You are currently viewing Unwrapping the Dark Side of Christmas

Unwrapping the Dark Side of Christmas

Reading Time: 3 minutes

Excess, debt and a culture feasting on the environment

Tis’ the season of giving. Tis the season to be jolly. Tis the season of goodwill. Tis when families come together around a warm cosy fire. To feast and be merry. Tis to hear the happy cries of children as they unwrap presents from the ultimate altruist, Santa Claus. These images of the quintessential Christmas are seared in our minds, but like so many elements of modern society, when you strip away the wrapping, it reveals a dark side that is anything but jolly. 

Christmas is a religious festival celebrating the birth of Jesus Christ. You’d be hard-pressed to make that connection any longer though because in secular society, it has become a celebration of consumption. A fitting ode to the fact consuming is the religion of modern society. 

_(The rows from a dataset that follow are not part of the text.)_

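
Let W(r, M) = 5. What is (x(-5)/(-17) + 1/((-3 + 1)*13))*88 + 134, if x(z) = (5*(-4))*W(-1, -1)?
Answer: 143266/221 ≈ 648.26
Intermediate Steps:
x(z) = -100 (x(z) = (5*(-4))*5 = -20*5 = -100)
(x(-5)/(-17) + 1/((-3 + 1)*13))*88 + 134 = (-100/(-17) + 1/((-3 + 1)*13))*88 + 134 = (-100*(-1/17) + (1/13)/(-2))*88 + 134 = (100/17 - 1/2*1/13)*88 + 134 = (100/17 - 1/26)*88 + 134 = (2583/442)*88 + 134 = 113652/221 + 134 = 143266/221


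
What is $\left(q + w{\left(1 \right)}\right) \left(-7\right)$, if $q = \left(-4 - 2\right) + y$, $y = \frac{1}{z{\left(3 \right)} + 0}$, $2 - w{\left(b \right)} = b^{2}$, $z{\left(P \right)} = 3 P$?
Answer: $\frac{308}{9} \approx 34.222$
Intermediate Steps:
$w{\left(b \right)} = 2 - b^{2}$
$y = \frac{1}{9}$ ($y = \frac{1}{3 \cdot 3 + 0} = \frac{1}{9 + 0} = \frac{1}{9} \approx 0.11111$)
$q = - \frac{53}{9}$ ($q = \left(-4 - 2\right) + \frac{1}{9} = -6 + \frac{1}{9} = - \frac{53}{9} \approx -5.8889$)
$\left(q + w{\left(1 \right)}\right) \left(-7\right) = \left(- \frac{53}{9} + \left(2 - 1^{2}\right)\right) \left(-7\right) = \left(- \frac{53}{9} + \left(2 - 1\right)\right) \left(-7\right) = \left(- \frac{53}{9} + 1\right) \left(-7\right) = \left(- \frac{44}{9}\right) \left(-7\right) = \frac{308}{9}$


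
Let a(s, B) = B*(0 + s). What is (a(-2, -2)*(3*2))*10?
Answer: 240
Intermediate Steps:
a(s, B) = B*s
(a(-2, -2)*(3*2))*10 = ((-2*(-2))*(3*2))*10 = (4*6)*10 = 24*10 = 240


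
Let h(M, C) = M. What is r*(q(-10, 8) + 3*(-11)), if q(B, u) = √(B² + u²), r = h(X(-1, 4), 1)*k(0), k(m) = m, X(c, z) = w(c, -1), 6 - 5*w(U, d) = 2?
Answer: 0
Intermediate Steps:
w(U, d) = ⅘ (w(U, d) = 6/5 - ⅕*2 = 6/5 - ⅖ = ⅘)
X(c, z) = ⅘
r = 0 (r = (⅘)*0 = 0)
r*(q(-10, 8) + 3*(-11)) = 0*(√((-10)² + 8²) + 3*(-11)) = 0*(√(100 + 64) - 33) = 0*(√164 - 33) = 0*(2*√41 - 33) = 0*(-33 + 2*√41) = 0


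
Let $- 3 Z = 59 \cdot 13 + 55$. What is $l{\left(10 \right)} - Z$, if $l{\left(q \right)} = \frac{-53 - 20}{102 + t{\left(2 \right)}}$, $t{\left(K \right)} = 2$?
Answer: $\frac{28423}{104} \approx 273.3$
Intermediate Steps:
$Z = -274$ ($Z = - \frac{59 \cdot 13 + 55}{3} = - \frac{767 + 55}{3} = \left(- \frac{1}{3}\right) 822 = -274$)
$l{\left(q \right)} = - \frac{73}{104}$ ($l{\left(q \right)} = \frac{-53 - 20}{102 + 2} = - \frac{73}{104}$)
$l{\left(10 \right)} - Z = - \frac{73}{104} - -274 = - \frac{73}{104} + 274 = \frac{28423}{104}$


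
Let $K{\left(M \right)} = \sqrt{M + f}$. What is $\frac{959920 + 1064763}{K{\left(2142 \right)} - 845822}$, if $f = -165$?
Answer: $- \frac{1712521424426}{715414853707} - \frac{2024683 \sqrt{1977}}{715414853707} \approx -2.3939$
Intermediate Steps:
$K{\left(M \right)} = \sqrt{-165 + M}$ ($K{\left(M \right)} = \sqrt{M - 165} = \sqrt{-165 + M}$)
$\frac{959920 + 1064763}{K{\left(2142 \right)} - 845822} = \frac{959920 + 1064763}{\sqrt{-165 + 2142} - 845822} = \frac{2024683}{\sqrt{1977} - 845822} = \frac{2024683}{-845822 + \sqrt{1977}}$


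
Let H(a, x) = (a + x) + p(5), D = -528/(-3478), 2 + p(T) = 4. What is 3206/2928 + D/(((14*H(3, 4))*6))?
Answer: 58550693/53463816 ≈ 1.0951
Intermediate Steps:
p(T) = 2 (p(T) = -2 + 4 = 2)
D = 264/1739 (D = -528*(-1/3478) = 264/1739 ≈ 0.15181)
H(a, x) = 2 + a + x (H(a, x) = (a + x) + 2 = 2 + a + x)
3206/2928 + D/(((14*H(3, 4))*6)) = 3206/2928 + 264/(1739*(((14*(2 + 3 + 4))*6))) = 3206*(1/2928) + 264/(1739*(((14*9)*6))) = 1603/1464 + 264/(1739*((126*6))) = 1603/1464 + (264/1739)/756 = 1603/1464 + (264/1739)*(1/756) = 1603/1464 + 22/109557 = 58550693/53463816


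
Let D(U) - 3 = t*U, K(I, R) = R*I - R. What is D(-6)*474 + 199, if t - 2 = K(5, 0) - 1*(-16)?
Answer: -49571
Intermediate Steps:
K(I, R) = -R + I*R (K(I, R) = I*R - R = -R + I*R)
t = 18 (t = 2 + (0*(-1 + 5) - 1*(-16)) = 2 + (0*4 + 16) = 2 + (0 + 16) = 2 + 16 = 18)
D(U) = 3 + 18*U
D(-6)*474 + 199 = (3 + 18*(-6))*474 + 199 = (3 - 108)*474 + 199 = -105*474 + 199 = -49770 + 199 = -49571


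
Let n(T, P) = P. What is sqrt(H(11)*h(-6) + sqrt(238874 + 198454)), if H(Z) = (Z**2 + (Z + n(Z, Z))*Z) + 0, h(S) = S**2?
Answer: 2*sqrt(3267 + 3*sqrt(3037)) ≈ 117.17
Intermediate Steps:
H(Z) = 3*Z**2 (H(Z) = (Z**2 + (Z + Z)*Z) + 0 = (Z**2 + (2*Z)*Z) + 0 = (Z**2 + 2*Z**2) + 0 = 3*Z**2 + 0 = 3*Z**2)
sqrt(H(11)*h(-6) + sqrt(238874 + 198454)) = sqrt((3*11**2)*(-6)**2 + sqrt(238874 + 198454)) = sqrt((3*121)*36 + sqrt(437328)) = sqrt(363*36 + 12*sqrt(3037)) = sqrt(13068 + 12*sqrt(3037))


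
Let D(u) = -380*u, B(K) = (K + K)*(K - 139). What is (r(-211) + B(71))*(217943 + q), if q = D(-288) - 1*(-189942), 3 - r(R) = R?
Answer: -4884582650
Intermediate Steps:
r(R) = 3 - R
B(K) = 2*K*(-139 + K) (B(K) = (2*K)*(-139 + K) = 2*K*(-139 + K))
q = 299382 (q = -380*(-288) - 1*(-189942) = 109440 + 189942 = 299382)
(r(-211) + B(71))*(217943 + q) = ((3 - 1*(-211)) + 2*71*(-139 + 71))*(217943 + 299382) = ((3 + 211) + 2*71*(-68))*517325 = (214 - 9656)*517325 = -9442*517325 = -4884582650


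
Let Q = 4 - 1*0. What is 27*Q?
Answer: 108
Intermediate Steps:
Q = 4 (Q = 4 + 0 = 4)
27*Q = 27*4 = 108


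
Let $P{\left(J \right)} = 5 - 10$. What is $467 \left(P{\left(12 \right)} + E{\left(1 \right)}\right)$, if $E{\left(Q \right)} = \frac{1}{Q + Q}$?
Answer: $- \frac{4203}{2} \approx -2101.5$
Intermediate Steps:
$E{\left(Q \right)} = \frac{1}{2 Q}$
$P{\left(J \right)} = -5$ ($P{\left(J \right)} = 5 - 10 = -5$)
$467 \left(P{\left(12 \right)} + E{\left(1 \right)}\right) = 467 \left(-5 + \frac{1}{2 \cdot 1}\right) = 467 \left(-5 + \frac{1}{2} \cdot 1\right) = 467 \left(-5 + \frac{1}{2}\right) = 467 \left(- \frac{9}{2}\right) = - \frac{4203}{2}$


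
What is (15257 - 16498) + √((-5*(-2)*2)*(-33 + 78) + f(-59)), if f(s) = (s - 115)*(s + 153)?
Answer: -1241 + 4*I*√966 ≈ -1241.0 + 124.32*I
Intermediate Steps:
f(s) = (-115 + s)*(153 + s)
(15257 - 16498) + √((-5*(-2)*2)*(-33 + 78) + f(-59)) = (15257 - 16498) + √((-5*(-2)*2)*(-33 + 78) + (-17595 + (-59)² + 38*(-59))) = -1241 + √((10*2)*45 + (-17595 + 3481 - 2242)) = -1241 + √(20*45 - 16356) = -1241 + √(900 - 16356) = -1241 + √(-15456) = -1241 + 4*I*√966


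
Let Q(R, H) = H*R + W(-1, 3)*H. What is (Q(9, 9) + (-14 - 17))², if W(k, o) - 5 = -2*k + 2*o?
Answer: 27889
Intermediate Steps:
W(k, o) = 5 - 2*k + 2*o (W(k, o) = 5 + (-2*k + 2*o) = 5 - 2*k + 2*o)
Q(R, H) = 13*H + H*R (Q(R, H) = H*R + (5 - 2*(-1) + 2*3)*H = H*R + (5 + 2 + 6)*H = H*R + 13*H = 13*H + H*R)
(Q(9, 9) + (-14 - 17))² = (9*(13 + 9) + (-14 - 17))² = (9*22 - 31)² = (198 - 31)² = 167² = 27889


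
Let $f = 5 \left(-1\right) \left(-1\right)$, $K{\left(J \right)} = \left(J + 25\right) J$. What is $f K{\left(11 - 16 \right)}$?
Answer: $-500$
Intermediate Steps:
$K{\left(J \right)} = J \left(25 + J\right)$ ($K{\left(J \right)} = \left(25 + J\right) J = J \left(25 + J\right)$)
$f = 5$ ($f = \left(-5\right) \left(-1\right) = 5$)
$f K{\left(11 - 16 \right)} = 5 \left(11 - 16\right) \left(25 + \left(11 - 16\right)\right) = 5 \left(- 5 \left(25 - 5\right)\right) = 5 \left(\left(-5\right) 20\right) = 5 \left(-100\right) = -500$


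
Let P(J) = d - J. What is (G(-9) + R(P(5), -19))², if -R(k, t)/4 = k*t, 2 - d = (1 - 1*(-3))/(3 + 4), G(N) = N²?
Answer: 1776889/49 ≈ 36263.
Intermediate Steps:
d = 10/7 (d = 2 - (1 - 1*(-3))/(3 + 4) = 2 - (1 + 3)/7 = 2 - 4/7 = 10/7 ≈ 1.4286)
P(J) = 10/7 - J
R(k, t) = -4*k*t
(G(-9) + R(P(5), -19))² = ((-9)² - 4*(10/7 - 1*5)*(-19))² = (81 - 4*(10/7 - 5)*(-19))² = (81 - 4*(-25/7)*(-19))² = (81 - 1900/7)² = (-1333/7)² = 1776889/49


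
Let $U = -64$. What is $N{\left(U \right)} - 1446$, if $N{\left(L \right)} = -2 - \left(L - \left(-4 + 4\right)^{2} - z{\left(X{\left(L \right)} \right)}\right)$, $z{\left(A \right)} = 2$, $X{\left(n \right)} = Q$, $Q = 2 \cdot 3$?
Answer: $-1382$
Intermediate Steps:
$Q = 6$
$X{\left(n \right)} = 6$
$N{\left(L \right)} = - L$ ($N{\left(L \right)} = -2 - \left(-2 + L - \left(-4 + 4\right)^{2}\right) = -2 - \left(-2 + 0 + L\right) = -2 - \left(-2 + L\right) = - L$)
$N{\left(U \right)} - 1446 = \left(-1\right) \left(-64\right) - 1446 = 64 - 1446 = -1382$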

And boy do we spend big when it comes to gifts. In America, spending on gifts hit $963 billion in 2022. That works out at just under $1000 per person. To put that into perspective, in the UK, spending on gifts is expected to hit an all-time high of £27 billion ($34 billion) this year, which works out at £420 ($534) per person.

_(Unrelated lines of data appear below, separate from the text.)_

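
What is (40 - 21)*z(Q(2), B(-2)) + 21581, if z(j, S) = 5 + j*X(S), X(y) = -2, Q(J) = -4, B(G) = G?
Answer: 21828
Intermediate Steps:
z(j, S) = 5 - 2*j (z(j, S) = 5 + j*(-2) = 5 - 2*j)
(40 - 21)*z(Q(2), B(-2)) + 21581 = (40 - 21)*(5 - 2*(-4)) + 21581 = 19*(5 + 8) + 21581 = 19*13 + 21581 = 247 + 21581 = 21828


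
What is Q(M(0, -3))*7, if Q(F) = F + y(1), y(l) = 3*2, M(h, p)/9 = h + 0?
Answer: 42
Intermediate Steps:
M(h, p) = 9*h (M(h, p) = 9*(h + 0) = 9*h)
y(l) = 6
Q(F) = 6 + F (Q(F) = F + 6 = 6 + F)
Q(M(0, -3))*7 = (6 + 9*0)*7 = (6 + 0)*7 = 6*7 = 42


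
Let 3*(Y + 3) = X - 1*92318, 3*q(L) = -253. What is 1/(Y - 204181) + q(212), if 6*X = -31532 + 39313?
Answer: -1068024121/12664317 ≈ -84.333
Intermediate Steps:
X = 7781/6 (X = (-31532 + 39313)/6 = (⅙)*7781 = 7781/6 ≈ 1296.8)
q(L) = -253/3 (q(L) = (⅓)*(-253) = -253/3)
Y = -546181/18 (Y = -3 + (7781/6 - 1*92318)/3 = -3 + (7781/6 - 92318)/3 = -3 + (⅓)*(-546127/6) = -3 - 546127/18 = -546181/18 ≈ -30343.)
1/(Y - 204181) + q(212) = 1/(-546181/18 - 204181) - 253/3 = 1/(-4221439/18) - 253/3 = -18/4221439 - 253/3 = -1068024121/12664317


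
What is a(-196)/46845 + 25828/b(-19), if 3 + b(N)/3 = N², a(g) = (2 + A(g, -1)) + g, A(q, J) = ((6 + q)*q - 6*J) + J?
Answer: 208284239/8385255 ≈ 24.839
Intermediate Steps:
A(q, J) = -5*J + q*(6 + q) (A(q, J) = (q*(6 + q) - 6*J) + J = (-6*J + q*(6 + q)) + J = -5*J + q*(6 + q))
a(g) = 7 + g² + 7*g (a(g) = (2 + (g² - 5*(-1) + 6*g)) + g = (2 + (g² + 5 + 6*g)) + g = (2 + (5 + g² + 6*g)) + g = (7 + g² + 6*g) + g = 7 + g² + 7*g)
b(N) = -9 + 3*N²
a(-196)/46845 + 25828/b(-19) = (7 + (-196)² + 7*(-196))/46845 + 25828/(-9 + 3*(-19)²) = (7 + 38416 - 1372)*(1/46845) + 25828/(-9 + 3*361) = 37051*(1/46845) + 25828/(-9 + 1083) = 37051/46845 + 25828/1074 = 37051/46845 + 25828*(1/1074) = 37051/46845 + 12914/537 = 208284239/8385255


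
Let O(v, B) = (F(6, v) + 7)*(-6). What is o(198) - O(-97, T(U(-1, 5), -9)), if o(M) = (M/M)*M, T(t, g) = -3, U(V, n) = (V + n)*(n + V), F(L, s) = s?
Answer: -342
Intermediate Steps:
U(V, n) = (V + n)² (U(V, n) = (V + n)*(V + n) = (V + n)²)
o(M) = M (o(M) = 1*M = M)
O(v, B) = -42 - 6*v (O(v, B) = (v + 7)*(-6) = (7 + v)*(-6) = -42 - 6*v)
o(198) - O(-97, T(U(-1, 5), -9)) = 198 - (-42 - 6*(-97)) = 198 - (-42 + 582) = 198 - 1*540 = 198 - 540 = -342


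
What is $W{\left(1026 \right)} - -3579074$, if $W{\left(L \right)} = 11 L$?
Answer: $3590360$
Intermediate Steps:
$W{\left(1026 \right)} - -3579074 = 11 \cdot 1026 - -3579074 = 11286 + 3579074 = 3590360$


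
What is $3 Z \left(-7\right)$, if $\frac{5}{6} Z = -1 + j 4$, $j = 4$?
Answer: $-378$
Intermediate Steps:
$Z = 18$ ($Z = \frac{6 \left(-1 + 4 \cdot 4\right)}{5} = \frac{6 \left(-1 + 16\right)}{5} = \frac{6}{5} \cdot 15 = 18$)
$3 Z \left(-7\right) = 3 \cdot 18 \left(-7\right) = 54 \left(-7\right) = -378$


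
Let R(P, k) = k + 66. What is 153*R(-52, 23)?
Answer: 13617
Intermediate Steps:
R(P, k) = 66 + k
153*R(-52, 23) = 153*(66 + 23) = 153*89 = 13617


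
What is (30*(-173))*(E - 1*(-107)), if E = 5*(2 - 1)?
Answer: -581280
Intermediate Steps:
E = 5 (E = 5*1 = 5)
(30*(-173))*(E - 1*(-107)) = (30*(-173))*(5 - 1*(-107)) = -5190*(5 + 107) = -5190*112 = -581280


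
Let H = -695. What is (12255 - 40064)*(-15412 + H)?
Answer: 447919563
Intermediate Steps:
(12255 - 40064)*(-15412 + H) = (12255 - 40064)*(-15412 - 695) = -27809*(-16107) = 447919563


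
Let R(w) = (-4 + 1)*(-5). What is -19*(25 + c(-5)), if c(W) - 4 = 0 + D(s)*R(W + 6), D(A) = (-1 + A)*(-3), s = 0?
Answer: -1406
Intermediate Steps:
R(w) = 15 (R(w) = -3*(-5) = 15)
D(A) = 3 - 3*A
c(W) = 49 (c(W) = 4 + (0 + (3 - 3*0)*15) = 4 + (0 + (3 + 0)*15) = 4 + (0 + 3*15) = 4 + (0 + 45) = 4 + 45 = 49)
-19*(25 + c(-5)) = -19*(25 + 49) = -19*74 = -1406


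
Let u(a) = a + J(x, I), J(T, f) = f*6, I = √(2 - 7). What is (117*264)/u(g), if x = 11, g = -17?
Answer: -525096/469 - 185328*I*√5/469 ≈ -1119.6 - 883.59*I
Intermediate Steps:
I = I*√5 (I = √(-5) = I*√5 ≈ 2.2361*I)
J(T, f) = 6*f
u(a) = a + 6*I*√5 (u(a) = a + 6*(I*√5) = a + 6*I*√5)
(117*264)/u(g) = (117*264)/(-17 + 6*I*√5) = 30888/(-17 + 6*I*√5)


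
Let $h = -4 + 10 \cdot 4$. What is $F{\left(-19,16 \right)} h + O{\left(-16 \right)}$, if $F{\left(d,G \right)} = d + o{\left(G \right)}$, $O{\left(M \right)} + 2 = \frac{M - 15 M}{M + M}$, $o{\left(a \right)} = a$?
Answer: $-117$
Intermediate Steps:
$O{\left(M \right)} = -9$ ($O{\left(M \right)} = -2 + \frac{M - 15 M}{M + M} = -2 + \frac{\left(-14\right) M}{2 M} = -2 + - 14 M \frac{1}{2 M} = -2 - 7 = -9$)
$F{\left(d,G \right)} = G + d$ ($F{\left(d,G \right)} = d + G = G + d$)
$h = 36$ ($h = -4 + 40 = 36$)
$F{\left(-19,16 \right)} h + O{\left(-16 \right)} = \left(16 - 19\right) 36 - 9 = \left(-3\right) 36 - 9 = -108 - 9 = -117$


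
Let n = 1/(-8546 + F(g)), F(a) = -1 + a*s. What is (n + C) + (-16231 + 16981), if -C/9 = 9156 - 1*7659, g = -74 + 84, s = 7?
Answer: -107852872/8477 ≈ -12723.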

Here we get to the first layer of the dark side of Christmas. That quintessential image creates strong social expectations to keep up with the pack. And it encourages, nay, celebrates, irresponsible spending to do so. 

The problem is that most people are broke. In America, 40 per cent of respondents to a 2019 Gallup poll said they are either running into debt or barely making ends meet. An estimated 12 million Americans use high-interest payday loans. 70 per cent of people who get these loans use them to pay basic expenses like rent and utilities.

If people can’t afford to pay for bills how are they paying for Christmas? Using credit cards, of course. The ultimate cheat code for keeping up with appearances. Credit cards feed into the concept of ‘living your best life’. It’s all about buying now and worrying about the consequences later. And Christmas doesn’t compare when it comes to ‘worry about the consequences later’. 

What this all leads to is a culture where it’s perfectly normal to spend (and live) far beyond your means. That explains why, according to the Federal Reserve, credit card debt exceeded $1 trillion in 2023. Christmas spending quite literally depends on debt. WalletHub’s November holiday shopping survey shows 25% of Americans still have holiday debts from last year. 

People are up fighting to keep their heads above water. At Christmas though, that all seems to be forgotten. It’s the season of excess, of unadulterated decadence, of pushing it to the limits. Better to spend now, and worry about the consequences later.

The need to live up to expectations, to have a bundle of gifts, to present a feast of wonders on the table, is not only expensive. When we unlock the next layer of the dark side we see stress, anxiety and arguments. It’s a time when weaknesses in a relationship create bulging sores that hit bursting point. It brings couples to the brink, and many don’t last. Which explains why divorce rates go up in January.

So Christmas is financed through debt and often leaves couples on the brink of divorce. Socially then, it’s not so merry. And that’s before we get to our next layer — the environmental impacts of all of those gifts. During the holiday period, Americans produce 25% more waste, which amounts to over 1 million tonnes of the stuff. That waste contributes to higher emissions and is generally indicative of a culture that exists way beyond limits.  

But that’s really what Christmas has become. A celebration of a culture that lionises extremes, where decadence and excess are encouraged. Where the spending frenzy continues unabated through a celebration of debt. 

Christmas like nothing else shows how detached we are from the consequences of our actions. Where common sense goes out of the window. All to live up to social expectations that make us behave without logic. And as soon as it ends, it begins again. Many families will begin saving to afford Christmas in January. As a society, we continue to spiral out of control, consumed by a frenzied celebration of consumption that compels society to eat itself alive.